Wanneer na een hersenletsel problemen optreden bij de spiercontrole van de spraakorganen, spreekt men van dysartrie. De spieren die instaan voor het spreken zijn verslapt, werken vertraagd of er is sprake van verminderde coördinatie. Dat maakt dat zowel de ademhaling, de stemgeving, de zinsmelodie, de resonantie, als de articulatie hierbij gestoord kunnen zijn. Dat zorgt er uiteraard voor dat de verstaanbaarheid vermindert. Welke componenten precies gestoord zijn, hangt af van de plaats en de uitgebreidheid van het gebied in de hersenen dat geraakt is.

Apraxie

Apraxie is een probleem in het plannen van de spraakbewegingen veroorzaakt door een hersenletsel.
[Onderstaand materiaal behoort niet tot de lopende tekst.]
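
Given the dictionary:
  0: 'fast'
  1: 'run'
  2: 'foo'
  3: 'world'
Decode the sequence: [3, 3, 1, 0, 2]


Look up each index in the dictionary:
  3 -> 'world'
  3 -> 'world'
  1 -> 'run'
  0 -> 'fast'
  2 -> 'foo'

Decoded: "world world run fast foo"


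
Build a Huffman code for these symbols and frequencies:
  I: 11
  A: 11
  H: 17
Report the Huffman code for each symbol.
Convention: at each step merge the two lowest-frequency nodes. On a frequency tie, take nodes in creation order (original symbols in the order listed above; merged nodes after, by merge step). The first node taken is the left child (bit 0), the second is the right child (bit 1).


Huffman tree construction:
Step 1: Merge I(11) + A(11) = 22
Step 2: Merge H(17) + (I+A)(22) = 39
Read each symbol's code off the tree from the root (left child = 0, right child = 1).

Codes:
  I: 10 (length 2)
  A: 11 (length 2)
  H: 0 (length 1)
Average code length: 61/39 = 1.5641 bits/symbol


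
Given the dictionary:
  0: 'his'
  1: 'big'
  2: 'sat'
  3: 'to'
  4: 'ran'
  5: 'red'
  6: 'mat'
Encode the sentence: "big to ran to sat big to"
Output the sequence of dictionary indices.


Look up each word in the dictionary:
  'big' -> 1
  'to' -> 3
  'ran' -> 4
  'to' -> 3
  'sat' -> 2
  'big' -> 1
  'to' -> 3

Encoded: [1, 3, 4, 3, 2, 1, 3]


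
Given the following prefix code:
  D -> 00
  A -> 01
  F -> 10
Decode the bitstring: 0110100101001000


Decoding step by step:
Bits 01 -> A
Bits 10 -> F
Bits 10 -> F
Bits 01 -> A
Bits 01 -> A
Bits 00 -> D
Bits 10 -> F
Bits 00 -> D


Decoded message: AFFAADFD


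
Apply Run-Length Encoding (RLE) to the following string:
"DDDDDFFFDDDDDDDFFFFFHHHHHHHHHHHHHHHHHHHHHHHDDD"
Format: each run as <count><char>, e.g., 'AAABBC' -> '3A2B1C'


Scanning runs left to right:
  i=0: run of 'D' x 5 -> '5D'
  i=5: run of 'F' x 3 -> '3F'
  i=8: run of 'D' x 7 -> '7D'
  i=15: run of 'F' x 5 -> '5F'
  i=20: run of 'H' x 23 -> '23H'
  i=43: run of 'D' x 3 -> '3D'

RLE = 5D3F7D5F23H3D


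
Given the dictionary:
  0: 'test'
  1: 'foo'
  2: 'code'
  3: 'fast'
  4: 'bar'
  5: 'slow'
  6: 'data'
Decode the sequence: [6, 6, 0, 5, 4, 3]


Look up each index in the dictionary:
  6 -> 'data'
  6 -> 'data'
  0 -> 'test'
  5 -> 'slow'
  4 -> 'bar'
  3 -> 'fast'

Decoded: "data data test slow bar fast"


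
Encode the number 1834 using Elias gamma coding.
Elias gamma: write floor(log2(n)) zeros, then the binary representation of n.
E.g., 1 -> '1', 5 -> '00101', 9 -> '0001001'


num_bits = floor(log2(1834)) + 1 = 11
leading_zeros = num_bits - 1 = 10
binary(1834) = 11100101010

Elias gamma(1834) = '0000000000' + '11100101010' = 000000000011100101010 (21 bits)


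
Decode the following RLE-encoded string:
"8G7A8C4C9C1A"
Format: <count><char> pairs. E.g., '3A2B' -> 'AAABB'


Expanding each <count><char> pair:
  8G -> 'GGGGGGGG'
  7A -> 'AAAAAAA'
  8C -> 'CCCCCCCC'
  4C -> 'CCCC'
  9C -> 'CCCCCCCCC'
  1A -> 'A'

Decoded = GGGGGGGGAAAAAAACCCCCCCCCCCCCCCCCCCCCA


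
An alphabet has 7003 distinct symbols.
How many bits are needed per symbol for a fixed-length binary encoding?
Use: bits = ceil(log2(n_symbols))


log2(7003) = 12.7738
Bracket: 2^12 = 4096 < 7003 <= 2^13 = 8192
So ceil(log2(7003)) = 13

bits = ceil(log2(7003)) = ceil(12.7738) = 13 bits


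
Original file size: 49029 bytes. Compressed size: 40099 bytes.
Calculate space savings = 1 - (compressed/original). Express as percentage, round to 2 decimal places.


ratio = compressed/original = 40099/49029 = 0.817863
savings = 1 - ratio = 1 - 0.817863 = 0.182137
as a percentage: 0.182137 * 100 = 18.21%

Space savings = 1 - 40099/49029 = 18.21%


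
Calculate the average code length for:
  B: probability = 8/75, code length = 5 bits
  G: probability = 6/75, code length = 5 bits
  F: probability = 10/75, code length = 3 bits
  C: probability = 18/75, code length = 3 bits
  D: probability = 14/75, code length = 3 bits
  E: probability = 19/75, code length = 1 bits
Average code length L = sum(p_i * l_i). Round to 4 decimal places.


Weighted contributions p_i * l_i:
  B: (8/75) * 5 = 40/75
  G: (6/75) * 5 = 30/75
  F: (10/75) * 3 = 30/75
  C: (18/75) * 3 = 54/75
  D: (14/75) * 3 = 42/75
  E: (19/75) * 1 = 19/75
Sum = (40 + 30 + 30 + 54 + 42 + 19)/75 = 215/75

L = 215/75 = 2.8667 bits/symbol


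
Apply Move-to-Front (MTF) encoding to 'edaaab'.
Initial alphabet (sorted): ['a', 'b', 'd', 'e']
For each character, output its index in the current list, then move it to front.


MTF encoding:
'e': index 3 in ['a', 'b', 'd', 'e'] -> ['e', 'a', 'b', 'd']
'd': index 3 in ['e', 'a', 'b', 'd'] -> ['d', 'e', 'a', 'b']
'a': index 2 in ['d', 'e', 'a', 'b'] -> ['a', 'd', 'e', 'b']
'a': index 0 in ['a', 'd', 'e', 'b'] -> ['a', 'd', 'e', 'b']
'a': index 0 in ['a', 'd', 'e', 'b'] -> ['a', 'd', 'e', 'b']
'b': index 3 in ['a', 'd', 'e', 'b'] -> ['b', 'a', 'd', 'e']


Output: [3, 3, 2, 0, 0, 3]


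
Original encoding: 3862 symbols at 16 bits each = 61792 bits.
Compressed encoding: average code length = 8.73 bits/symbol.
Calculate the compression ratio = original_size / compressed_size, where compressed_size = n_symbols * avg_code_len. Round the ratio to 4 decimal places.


original_size = n_symbols * orig_bits = 3862 * 16 = 61792 bits
compressed_size = n_symbols * avg_code_len = 3862 * 8.73 = 33715.26 bits
ratio = original_size / compressed_size = 61792 / 33715.26 = 1.8328

Compression ratio = 1.8328


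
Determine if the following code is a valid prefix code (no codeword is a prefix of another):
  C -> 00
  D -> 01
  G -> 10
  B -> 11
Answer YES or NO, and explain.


Checking each pair (does one codeword prefix another?):
  C='00' vs D='01': no prefix
  C='00' vs G='10': no prefix
  C='00' vs B='11': no prefix
  D='01' vs C='00': no prefix
  D='01' vs G='10': no prefix
  D='01' vs B='11': no prefix
  G='10' vs C='00': no prefix
  G='10' vs D='01': no prefix
  G='10' vs B='11': no prefix
  B='11' vs C='00': no prefix
  B='11' vs D='01': no prefix
  B='11' vs G='10': no prefix
No violation found over all pairs.

YES -- this is a valid prefix code. No codeword is a prefix of any other codeword.


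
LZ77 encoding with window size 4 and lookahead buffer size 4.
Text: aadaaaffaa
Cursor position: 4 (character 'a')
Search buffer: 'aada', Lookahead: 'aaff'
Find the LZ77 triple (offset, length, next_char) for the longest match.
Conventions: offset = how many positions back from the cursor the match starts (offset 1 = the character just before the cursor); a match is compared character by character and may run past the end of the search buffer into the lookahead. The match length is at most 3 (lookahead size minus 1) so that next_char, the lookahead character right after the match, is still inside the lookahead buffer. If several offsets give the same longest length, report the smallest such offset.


Try each offset into the search buffer:
  offset=1 (pos 3, char 'a'): match length 2
  offset=2 (pos 2, char 'd'): match length 0
  offset=3 (pos 1, char 'a'): match length 1
  offset=4 (pos 0, char 'a'): match length 2
Longest match has length 2, found at offsets 1, 4; take the smallest, offset 1.
next_char = character at position 4 + 2 = 6 -> 'f'

Best match: offset=1, length=2 (matching 'aa' starting at position 3)
LZ77 triple: (1, 2, 'f')


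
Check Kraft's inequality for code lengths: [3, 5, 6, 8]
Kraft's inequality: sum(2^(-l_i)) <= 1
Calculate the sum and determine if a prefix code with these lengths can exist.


Sum = 2^(-3) + 2^(-5) + 2^(-6) + 2^(-8)
    = 0.125 + 0.03125 + 0.015625 + 0.00390625
    = 45/256 = 0.17578125
Since 0.17578125 <= 1, Kraft's inequality IS satisfied.
A prefix code with these lengths CAN exist.

Kraft sum = 0.17578125. Satisfied.


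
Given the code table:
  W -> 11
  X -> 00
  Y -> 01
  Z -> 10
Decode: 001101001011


Decoding:
00 -> X
11 -> W
01 -> Y
00 -> X
10 -> Z
11 -> W


Result: XWYXZW


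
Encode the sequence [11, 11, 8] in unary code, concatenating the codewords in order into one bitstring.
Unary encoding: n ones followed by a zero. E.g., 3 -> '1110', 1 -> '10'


Encode each number as n ones followed by a terminating 0:
  11 -> 111111111110 (12 bits)
  11 -> 111111111110 (12 bits)
  8 -> 111111110 (9 bits)
Total length = 12 + 12 + 9 = 33 bits.

Unary([11, 11, 8]) = 111111111110111111111110111111110 (33 bits)


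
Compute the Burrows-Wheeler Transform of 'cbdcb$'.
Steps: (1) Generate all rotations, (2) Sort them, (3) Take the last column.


Rotations (sorted):
  0: $cbdcb -> last char: b
  1: b$cbdc -> last char: c
  2: bdcb$c -> last char: c
  3: cb$cbd -> last char: d
  4: cbdcb$ -> last char: $
  5: dcb$cb -> last char: b


BWT = bccd$b


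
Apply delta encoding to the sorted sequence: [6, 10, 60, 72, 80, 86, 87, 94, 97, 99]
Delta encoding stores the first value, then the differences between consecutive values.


First value: 6
Deltas:
  10 - 6 = 4
  60 - 10 = 50
  72 - 60 = 12
  80 - 72 = 8
  86 - 80 = 6
  87 - 86 = 1
  94 - 87 = 7
  97 - 94 = 3
  99 - 97 = 2


Delta encoded: [6, 4, 50, 12, 8, 6, 1, 7, 3, 2]


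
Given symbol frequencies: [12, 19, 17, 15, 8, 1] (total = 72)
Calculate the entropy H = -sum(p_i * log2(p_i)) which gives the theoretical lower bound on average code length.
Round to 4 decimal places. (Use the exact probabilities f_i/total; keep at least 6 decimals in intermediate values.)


Per-symbol terms -p_i * log2(p_i) with p_i = f_i/72:
  p = 12/72 = 0.166667: log2(p) = -2.584963, -p*log2(p) = 0.430827
  p = 19/72 = 0.263889: log2(p) = -1.921997, -p*log2(p) = 0.507194
  p = 17/72 = 0.236111: log2(p) = -2.082462, -p*log2(p) = 0.491692
  p = 15/72 = 0.208333: log2(p) = -2.263034, -p*log2(p) = 0.471466
  p = 8/72 = 0.111111: log2(p) = -3.169925, -p*log2(p) = 0.352214
  p = 1/72 = 0.013889: log2(p) = -6.169925, -p*log2(p) = 0.085693
H = 0.430827 + 0.507194 + 0.491692 + 0.471466 + 0.352214 + 0.085693 = 2.339086

H = 2.3391 bits/symbol


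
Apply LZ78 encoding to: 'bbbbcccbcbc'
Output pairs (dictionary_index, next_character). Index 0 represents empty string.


LZ78 encoding steps:
Dictionary: {0: ''}
Step 1: w='' (idx 0), next='b' -> output (0, 'b'), add 'b' as idx 1
Step 2: w='b' (idx 1), next='b' -> output (1, 'b'), add 'bb' as idx 2
Step 3: w='b' (idx 1), next='c' -> output (1, 'c'), add 'bc' as idx 3
Step 4: w='' (idx 0), next='c' -> output (0, 'c'), add 'c' as idx 4
Step 5: w='c' (idx 4), next='b' -> output (4, 'b'), add 'cb' as idx 5
Step 6: w='cb' (idx 5), next='c' -> output (5, 'c'), add 'cbc' as idx 6


Encoded: [(0, 'b'), (1, 'b'), (1, 'c'), (0, 'c'), (4, 'b'), (5, 'c')]


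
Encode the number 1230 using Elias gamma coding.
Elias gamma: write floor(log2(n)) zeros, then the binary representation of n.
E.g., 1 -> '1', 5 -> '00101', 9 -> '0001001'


num_bits = floor(log2(1230)) + 1 = 11
leading_zeros = num_bits - 1 = 10
binary(1230) = 10011001110

Elias gamma(1230) = '0000000000' + '10011001110' = 000000000010011001110 (21 bits)


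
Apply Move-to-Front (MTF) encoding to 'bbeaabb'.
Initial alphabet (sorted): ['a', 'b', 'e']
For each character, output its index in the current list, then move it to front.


MTF encoding:
'b': index 1 in ['a', 'b', 'e'] -> ['b', 'a', 'e']
'b': index 0 in ['b', 'a', 'e'] -> ['b', 'a', 'e']
'e': index 2 in ['b', 'a', 'e'] -> ['e', 'b', 'a']
'a': index 2 in ['e', 'b', 'a'] -> ['a', 'e', 'b']
'a': index 0 in ['a', 'e', 'b'] -> ['a', 'e', 'b']
'b': index 2 in ['a', 'e', 'b'] -> ['b', 'a', 'e']
'b': index 0 in ['b', 'a', 'e'] -> ['b', 'a', 'e']


Output: [1, 0, 2, 2, 0, 2, 0]


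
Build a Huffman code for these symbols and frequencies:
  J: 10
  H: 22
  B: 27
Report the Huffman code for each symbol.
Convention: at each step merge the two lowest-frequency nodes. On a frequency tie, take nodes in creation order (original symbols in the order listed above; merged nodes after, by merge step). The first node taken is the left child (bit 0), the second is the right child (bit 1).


Huffman tree construction:
Step 1: Merge J(10) + H(22) = 32
Step 2: Merge B(27) + (J+H)(32) = 59
Read each symbol's code off the tree from the root (left child = 0, right child = 1).

Codes:
  J: 10 (length 2)
  H: 11 (length 2)
  B: 0 (length 1)
Average code length: 91/59 = 1.5424 bits/symbol


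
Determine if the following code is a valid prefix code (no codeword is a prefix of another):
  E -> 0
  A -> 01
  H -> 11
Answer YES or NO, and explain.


Checking each pair (does one codeword prefix another?):
  E='0' vs A='01': prefix -- VIOLATION

NO -- this is NOT a valid prefix code. E (0) is a prefix of A (01).


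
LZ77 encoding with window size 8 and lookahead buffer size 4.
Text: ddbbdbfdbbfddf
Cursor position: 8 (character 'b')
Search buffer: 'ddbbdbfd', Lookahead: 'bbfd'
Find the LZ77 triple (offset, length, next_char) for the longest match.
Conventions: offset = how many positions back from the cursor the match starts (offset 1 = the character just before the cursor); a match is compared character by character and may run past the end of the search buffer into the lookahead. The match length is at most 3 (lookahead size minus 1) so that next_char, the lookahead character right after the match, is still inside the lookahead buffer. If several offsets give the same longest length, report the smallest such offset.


Try each offset into the search buffer:
  offset=1 (pos 7, char 'd'): match length 0
  offset=2 (pos 6, char 'f'): match length 0
  offset=3 (pos 5, char 'b'): match length 1
  offset=4 (pos 4, char 'd'): match length 0
  offset=5 (pos 3, char 'b'): match length 1
  offset=6 (pos 2, char 'b'): match length 2
  offset=7 (pos 1, char 'd'): match length 0
  offset=8 (pos 0, char 'd'): match length 0
Longest match has length 2 at offset 6.
next_char = character at position 8 + 2 = 10 -> 'f'

Best match: offset=6, length=2 (matching 'bb' starting at position 2)
LZ77 triple: (6, 2, 'f')


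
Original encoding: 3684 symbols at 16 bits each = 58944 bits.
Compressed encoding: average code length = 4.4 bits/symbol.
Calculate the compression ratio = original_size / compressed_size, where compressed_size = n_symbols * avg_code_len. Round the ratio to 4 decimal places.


original_size = n_symbols * orig_bits = 3684 * 16 = 58944 bits
compressed_size = n_symbols * avg_code_len = 3684 * 4.4 = 16209.6 bits
ratio = original_size / compressed_size = 58944 / 16209.6 = 3.6364

Compression ratio = 3.6364


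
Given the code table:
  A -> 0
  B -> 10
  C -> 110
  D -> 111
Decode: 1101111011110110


Decoding:
110 -> C
111 -> D
10 -> B
111 -> D
10 -> B
110 -> C


Result: CDBDBC


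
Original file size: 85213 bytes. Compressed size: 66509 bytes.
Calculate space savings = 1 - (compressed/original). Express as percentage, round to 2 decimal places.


ratio = compressed/original = 66509/85213 = 0.780503
savings = 1 - ratio = 1 - 0.780503 = 0.219497
as a percentage: 0.219497 * 100 = 21.95%

Space savings = 1 - 66509/85213 = 21.95%


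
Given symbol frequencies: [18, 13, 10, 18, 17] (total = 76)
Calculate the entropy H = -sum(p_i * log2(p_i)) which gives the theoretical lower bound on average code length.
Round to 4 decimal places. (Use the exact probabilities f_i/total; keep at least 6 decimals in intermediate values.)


Per-symbol terms -p_i * log2(p_i) with p_i = f_i/76:
  p = 18/76 = 0.236842: log2(p) = -2.078003, -p*log2(p) = 0.492158
  p = 13/76 = 0.171053: log2(p) = -2.547488, -p*log2(p) = 0.435754
  p = 10/76 = 0.131579: log2(p) = -2.925999, -p*log2(p) = 0.385000
  p = 18/76 = 0.236842: log2(p) = -2.078003, -p*log2(p) = 0.492158
  p = 17/76 = 0.223684: log2(p) = -2.160465, -p*log2(p) = 0.483262
H = 0.492158 + 0.435754 + 0.385000 + 0.492158 + 0.483262 = 2.288332

H = 2.2883 bits/symbol


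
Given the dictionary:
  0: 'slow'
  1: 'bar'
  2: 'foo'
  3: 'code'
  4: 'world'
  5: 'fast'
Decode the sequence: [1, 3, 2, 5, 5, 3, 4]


Look up each index in the dictionary:
  1 -> 'bar'
  3 -> 'code'
  2 -> 'foo'
  5 -> 'fast'
  5 -> 'fast'
  3 -> 'code'
  4 -> 'world'

Decoded: "bar code foo fast fast code world"


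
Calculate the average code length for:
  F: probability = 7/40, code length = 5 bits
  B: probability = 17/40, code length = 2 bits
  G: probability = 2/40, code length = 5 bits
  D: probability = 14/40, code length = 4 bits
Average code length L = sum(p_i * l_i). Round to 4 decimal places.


Weighted contributions p_i * l_i:
  F: (7/40) * 5 = 35/40
  B: (17/40) * 2 = 34/40
  G: (2/40) * 5 = 10/40
  D: (14/40) * 4 = 56/40
Sum = (35 + 34 + 10 + 56)/40 = 135/40

L = 135/40 = 3.3750 bits/symbol


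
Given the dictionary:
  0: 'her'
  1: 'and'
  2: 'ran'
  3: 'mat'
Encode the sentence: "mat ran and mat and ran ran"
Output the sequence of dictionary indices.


Look up each word in the dictionary:
  'mat' -> 3
  'ran' -> 2
  'and' -> 1
  'mat' -> 3
  'and' -> 1
  'ran' -> 2
  'ran' -> 2

Encoded: [3, 2, 1, 3, 1, 2, 2]


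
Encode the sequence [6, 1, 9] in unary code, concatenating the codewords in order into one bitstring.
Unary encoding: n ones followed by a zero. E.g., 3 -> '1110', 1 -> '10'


Encode each number as n ones followed by a terminating 0:
  6 -> 1111110 (7 bits)
  1 -> 10 (2 bits)
  9 -> 1111111110 (10 bits)
Total length = 7 + 2 + 10 = 19 bits.

Unary([6, 1, 9]) = 1111110101111111110 (19 bits)


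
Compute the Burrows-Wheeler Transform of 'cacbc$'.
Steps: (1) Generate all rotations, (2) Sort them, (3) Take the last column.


Rotations (sorted):
  0: $cacbc -> last char: c
  1: acbc$c -> last char: c
  2: bc$cac -> last char: c
  3: c$cacb -> last char: b
  4: cacbc$ -> last char: $
  5: cbc$ca -> last char: a


BWT = cccb$a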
Het gaat dus niet om het eigenlijke bewegen van de spraakorganen, maar het is de programmatie van de spieren die verstoord verloopt. Zowel mond-, tong- en gelaatsbewegingen als bewegingen van ledematen kunnen hierdoor moeilijk zijn.

Cognitieve problemen

​Als gevolg van een hersenletsel kunnen er zich problemen voordoen op vlak van concentratie, aandacht en geheugen. Soms kan de patiënt een vertraagde informatieverwerking hebben, waardoor hij of zij enkele minuten later een antwoord geeft op een vraag. Het gesprek is ondertussen al verder geëvolueerd. Dit kan erg vervelend zijn voor de patiënt, maar ook voor de omgeving. 

BIJLES

Prijs op aanvraag.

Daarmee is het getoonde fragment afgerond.